The value of the eastern valleys was known in Inca times, for their stone-faced terraces and coca-drying patios may still be seen at Echarati and on the border of the Chaupimayu Valley at Sahuayaco. Tradition has it that here were the imperial coca lands, that such of the forest Indians as were enslaved were obliged to work upon them, and that the leaves were sent to Cuzco over a paved road now covered with “montaña” or forest. The Indians still relate that at times a mysterious, wavering, white light appears on the terraces and hills where old treasure lies buried. Some of the Indians have gold and silver objects which they say were dug from the floors of hill caves. There appears to have been an early occupation of the best lands by the Spaniards, for the long extensions down them of Quechua population upon which the conquerors could depend no doubt combined with the special products of the valley to draw white colonists thither.[12] General Miller,[13] writing in 1836, mentions the villages of Incharate (Echarati) and Sant’ Ana (Santa Ana) but discourages the idea of colonization “... since the river ... has lofty mountains on either side of it, and is not navigable even for boats.”
In the “Itinerario de los viajes de Raimondi en el Peru”[14] there is an interesting account of the settlement by the Rueda family of the great estate still held by a Rueda, the wife of Señor Duque. José Rueda, in 1829, was a government deputy representative and took his pay in land, acquiring valuable territory on which there was nothing more than a mission. In 1830 Rueda ceded certain lands in “arriendo” (rent) and on these were founded the haciendas Pucamoco, Sahuayaco, etc.
Señor Gonzales, the present owner of Hacienda Sahuayaco, recently obtained his land—a princely estate, ten miles by forty—for 12,000 soles ($6,000). In a few years he has cleared the best tract, built several miles of canals, hewed out houses and furniture, planted coca, cacao, cane, coffee, rice, pepper, and cotton, and would not sell for $50,000. Moreover, instead of being a superintendent on a neighboring estate and keeping a shop in Cuzco, where his large family was a source of great expense, he has become a wealthy landowner.
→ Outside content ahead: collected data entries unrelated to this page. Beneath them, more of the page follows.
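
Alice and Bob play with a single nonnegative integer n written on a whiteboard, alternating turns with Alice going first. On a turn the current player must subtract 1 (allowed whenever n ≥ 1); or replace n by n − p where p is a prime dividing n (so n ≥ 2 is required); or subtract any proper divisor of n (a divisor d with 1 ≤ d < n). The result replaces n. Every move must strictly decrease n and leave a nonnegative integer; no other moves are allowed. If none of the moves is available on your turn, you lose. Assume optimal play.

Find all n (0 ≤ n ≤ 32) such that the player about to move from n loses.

0, 4, 9, 14, 20, 26, 32

Build the W/L table. Terminal = L. A non-terminal position is W if it has a move to some L; otherwise it is L.
n=0: no move → L
n=1: W (go to 0, an L position)
n=2: W (go to 0, an L position)
n=3: W (go to 0, an L position)
n=4: L (options 2(W), 3(W) are all W)
n=5: W (go to 0, an L position)
n=6: W (go to 4, an L position)
n=7: W (go to 0, an L position)
n=8: W (go to 4, an L position)
n=9: L (options 6(W), 8(W) are all W)
n=10: W (go to 9, an L position)
n=11: W (go to 0, an L position)
n=12: W (go to 9, an L position)
n=13: W (go to 0, an L position)
n=14: L (options 7(W), 12(W), 13(W) are all W)
n=15: W (go to 14, an L position)
n=16: W (go to 14, an L position)
n=17: W (go to 0, an L position)
n=18: W (go to 9, an L position)
n=19: W (go to 0, an L position)
n=20: L (options 10(W), 15(W), 16(W), 18(W), 19(W) are all W)
n=21: W (go to 14, an L position)
n=22: W (go to 20, an L position)
n=23: W (go to 0, an L position)
n=24: W (go to 20, an L position)
n=25: W (go to 20, an L position)
n=26: L (options 13(W), 24(W), 25(W) are all W)
n=27: W (go to 26, an L position)
n=28: W (go to 14, an L position)
n=29: W (go to 0, an L position)
n=30: W (go to 20, an L position)
n=31: W (go to 0, an L position)
n=32: L (options 16(W), 24(W), 28(W), 30(W), 31(W) are all W)
The losing starting values of n are exactly the entries labelled L in this table (7 of them).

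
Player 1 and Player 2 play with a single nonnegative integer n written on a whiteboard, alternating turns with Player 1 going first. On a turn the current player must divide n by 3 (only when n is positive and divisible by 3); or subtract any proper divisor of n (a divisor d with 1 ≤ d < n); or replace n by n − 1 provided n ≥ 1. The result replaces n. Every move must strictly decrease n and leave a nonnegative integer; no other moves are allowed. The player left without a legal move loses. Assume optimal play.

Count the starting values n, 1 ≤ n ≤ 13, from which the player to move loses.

Positions with no move are L. A position that does have a move is losing for the player to move precisely when every available move leads to a winning position for the opponent. Fill in the labels:
n=0: no move → L
n=1: reaches L-position 0 → W
n=2: only reaches 1(W), which is W → L
n=3: reaches L-position 2 → W
n=4: reaches L-position 2 → W
n=5: only reaches 4(W), which is W → L
n=6: reaches L-position 2 → W
n=7: only reaches 6(W), which is W → L
n=8: reaches L-position 7 → W
n=9: only reaches 3(W), 6(W), 8(W), all W → L
n=10: reaches L-position 5 → W
n=11: only reaches 10(W), which is W → L
n=12: reaches L-position 9 → W
n=13: only reaches 12(W), which is W → L
L entries with 1 ≤ n ≤ 13 (n=0 is outside the asked range and is not counted): n = 2, 5, 7, 9, 11, 13; that makes 6.

6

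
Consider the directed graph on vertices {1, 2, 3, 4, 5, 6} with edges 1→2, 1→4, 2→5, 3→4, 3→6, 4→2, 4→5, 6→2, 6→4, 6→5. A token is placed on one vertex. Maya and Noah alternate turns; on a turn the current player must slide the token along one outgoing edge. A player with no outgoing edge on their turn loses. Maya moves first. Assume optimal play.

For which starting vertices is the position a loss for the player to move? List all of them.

Label each position W (a win for the player to move) or L (a loss). A position with no legal move is L; any other position is W exactly when some move reaches an L, and L when every move reaches a W.
Every edge goes from a vertex to one that appears earlier in the order 5, 2, 4, 6, 1, 3, so processing vertices in that order labels each vertex after all of its successors.
5: no outgoing edge → L
2: can move to 5, which is L ⇒ W
4: can move to 5, which is L ⇒ W
6: can move to 5, which is L ⇒ W
1: moves to 4(W), 2(W); every one is W ⇒ L
3: moves to 6(W), 4(W); every one is W ⇒ L
The losing starting vertices are exactly the entries labelled L in this table (3 of them).

1, 3, 5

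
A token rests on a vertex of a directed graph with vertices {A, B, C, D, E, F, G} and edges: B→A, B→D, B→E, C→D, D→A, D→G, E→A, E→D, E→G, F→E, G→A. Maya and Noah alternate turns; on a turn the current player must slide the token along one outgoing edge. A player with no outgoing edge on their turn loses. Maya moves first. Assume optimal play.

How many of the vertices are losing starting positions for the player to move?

Positions with no move are L. A position that does have a move is losing for the player to move precisely when every available move leads to a winning position for the opponent. Fill in the labels:
Every edge goes from a vertex to one that appears earlier in the order A, G, D, E, B, F, C, so processing vertices in that order labels each vertex after all of its successors.
A: no outgoing edge → L
G: W (go to A, an L position)
D: W (go to A, an L position)
E: W (go to A, an L position)
B: W (go to A, an L position)
F: L (sole option E(W) is W)
C: L (sole option D(W) is W)
The L vertices are A, C, F; that is 3 in all.

3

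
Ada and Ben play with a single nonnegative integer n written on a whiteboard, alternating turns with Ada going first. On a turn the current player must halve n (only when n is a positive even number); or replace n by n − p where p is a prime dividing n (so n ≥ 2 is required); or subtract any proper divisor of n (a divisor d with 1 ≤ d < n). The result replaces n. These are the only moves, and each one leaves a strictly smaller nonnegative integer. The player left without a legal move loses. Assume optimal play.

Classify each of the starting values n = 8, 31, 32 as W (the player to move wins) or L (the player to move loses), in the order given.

Compute win/loss labels from the base case upward. A position with no move is L. Any other position is W if it can reach an L in one move, else L.
n=0: no move → L
n=1: no move → L
n=2: W (go to 0, an L position)
n=3: W (go to 0, an L position)
n=4: L (options 2(W), 3(W) are all W)
n=5: W (go to 0, an L position)
n=6: W (go to 4, an L position)
n=7: W (go to 0, an L position)
n=8: W (go to 4, an L position)
n=9: L (options 6(W), 8(W) are all W)
n=10: W (go to 9, an L position)
n=11: W (go to 0, an L position)
n=12: W (go to 9, an L position)
n=13: W (go to 0, an L position)
n=14: L (options 7(W), 12(W), 13(W) are all W)
n=15: W (go to 14, an L position)
n=16: W (go to 14, an L position)
n=17: W (go to 0, an L position)
n=18: W (go to 9, an L position)
n=19: W (go to 0, an L position)
n=20: L (options 10(W), 15(W), 16(W), 18(W), 19(W) are all W)
n=21: W (go to 14, an L position)
n=22: W (go to 20, an L position)
n=23: W (go to 0, an L position)
n=24: W (go to 20, an L position)
n=25: W (go to 20, an L position)
n=26: L (options 13(W), 24(W), 25(W) are all W)
n=27: W (go to 26, an L position)
n=28: W (go to 14, an L position)
n=29: W (go to 0, an L position)
n=30: W (go to 20, an L position)
n=31: W (go to 0, an L position)
n=32: L (options 16(W), 24(W), 28(W), 30(W), 31(W) are all W)

8: W, 31: W, 32: L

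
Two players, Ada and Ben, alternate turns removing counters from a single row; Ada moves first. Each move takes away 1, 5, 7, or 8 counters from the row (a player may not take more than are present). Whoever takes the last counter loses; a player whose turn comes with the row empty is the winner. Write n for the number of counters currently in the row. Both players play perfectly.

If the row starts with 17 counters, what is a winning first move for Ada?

Classify positions by backward induction: terminal positions (no move available) are W. From any other position, the mover wins iff some move reaches an L.
n=0: no move; the opponent has just taken the last counter and therefore loses → W
n=1: the only move is to 0(W), a W ⇒ L
n=2: can move to 1, which is L ⇒ W
n=3: the only move is to 2(W), a W ⇒ L
n=4: can move to 3, which is L ⇒ W
n=5: moves to 4(W), 0(W); every one is W ⇒ L
n=6: can move to 5, which is L ⇒ W
n=7: moves to 6(W), 2(W), 0(W); every one is W ⇒ L
n=8: can move to 7, which is L ⇒ W
n=9: can move to 1, which is L ⇒ W
n=10: can move to 5, which is L ⇒ W
n=11: can move to 3, which is L ⇒ W
n=12: can move to 7, which is L ⇒ W
n=13: can move to 5, which is L ⇒ W
n=14: can move to 7, which is L ⇒ W
n=15: can move to 7, which is L ⇒ W
n=16: moves to 15(W), 11(W), 9(W), 8(W); every one is W ⇒ L
n=17: can move to 16, which is L ⇒ W
From 17, the L positions reachable in one move are: 16.

Remove 1, leaving 16.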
He has educated a son in the United States. He is importing machinery, such as a rice thresher and a distilling plant. His son is looking forward to the purchase of still more playa land down river. He pays a sol a day to each laborer, securing men from Cotabambas and Abancay, where there are many Indians, a low standard of wages, little unoccupied land, and a hot climate, so that the immigrants do not need to become acclimatized.
The deepest valleys in the Eastern Andes of Peru have a semi-arid climate which brings in its train a variety of unusual geographic relations. At first as one descends the valley the shady and sunny slopes show sharply contrasted vegetation.
Fig. 51—Robledo’s mountain-side trail in the Urubamba Valley below Rosalina.